Some of the reaction to this, especially in the media, has focused on the failings of Facebook and other social media platforms, suggesting that they should have identified the crooks and shut them down, but that’s missing the point.
It’s not social media that has made this possible, but the internet itself. Facebook is just a manifestation of it, as is Twitter, Instagram, YouTube and email.
It’s 25 years since that cartoon appeared in New Yorker with tagline: “on the internet no one knows you’re a dog”. Well nobody knows you’re a Russian either, and 1993 was a long time ago. A lot has happened on the internet since then.
Facebook is not named as a co-defendant in the Mueller indictment, not yet anyway, but it doesn’t come out of it with completely clean hands.
However the criticism of Facebook and social media generally is pointless. It’s inevitable that there are going to be large-scale content aggregators and platforms like Facebook on the internet — if not them, then something else — and they will never be in a position to do more than the most superficial filtering and checking of content.
This is a permanent change. What the Russians did in 2015-16, and the Mueller indictment has now exposed, is a marker of where we are at now — indeed, the hackers are probably well past that already.

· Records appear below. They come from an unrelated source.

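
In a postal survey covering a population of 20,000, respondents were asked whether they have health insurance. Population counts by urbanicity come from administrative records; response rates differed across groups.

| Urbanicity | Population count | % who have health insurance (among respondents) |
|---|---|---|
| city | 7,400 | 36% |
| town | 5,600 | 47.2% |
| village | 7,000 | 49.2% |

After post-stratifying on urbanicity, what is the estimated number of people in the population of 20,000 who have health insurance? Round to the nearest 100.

8,800

Estimated count per cell = population count × respondent percentage:
  city: 7,400 × 36% = 2664
  town: 5,600 × 47.2% = 2643.2
  village: 7,000 × 49.2% = 3444
Estimated total = 8751.2 → 8,800.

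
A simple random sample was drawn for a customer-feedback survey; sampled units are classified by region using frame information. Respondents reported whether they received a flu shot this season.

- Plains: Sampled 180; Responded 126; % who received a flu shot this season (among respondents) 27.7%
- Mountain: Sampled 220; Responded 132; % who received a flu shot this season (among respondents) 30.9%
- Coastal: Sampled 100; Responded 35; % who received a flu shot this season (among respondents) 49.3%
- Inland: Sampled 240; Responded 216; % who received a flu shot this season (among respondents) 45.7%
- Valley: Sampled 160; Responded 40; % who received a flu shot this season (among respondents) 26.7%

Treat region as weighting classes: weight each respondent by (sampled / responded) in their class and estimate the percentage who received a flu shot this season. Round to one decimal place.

35.5%

Response rates by class: Plains 126/180 = 70%, Mountain 132/220 = 60%, Coastal 35/100 = 35%, Inland 216/240 = 90%, Valley 40/160 = 25%.
With weight = n_sampled/n_responded per class, the weighted class total is n_sampled:
  Plains: 180 × 27.7 = 4986
  Mountain: 220 × 30.9 = 6798
  Coastal: 100 × 49.3 = 4930
  Inland: 240 × 45.7 = 10,968
  Valley: 160 × 26.7 = 4272
Adjusted estimate = 31,954 / 900 = 35.5044 → 35.5%.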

In fact, the potential for “attack by social media”, which is the focus of last week’s indictment is probably the least of our concerns.
It’s clear that we are already in the age of cyber warfare: the next big war will start on the internet and likely continue there, with adversaries hacking into, and shutting down, vital infrastructure and banking, causing chaos and social disorder.
The Mueller indictment teaches us that they won’t need to fire a shot, and they probably won’t even need to spend much money.
Meanwhile the Australian Government is spending $50 billion on submarines.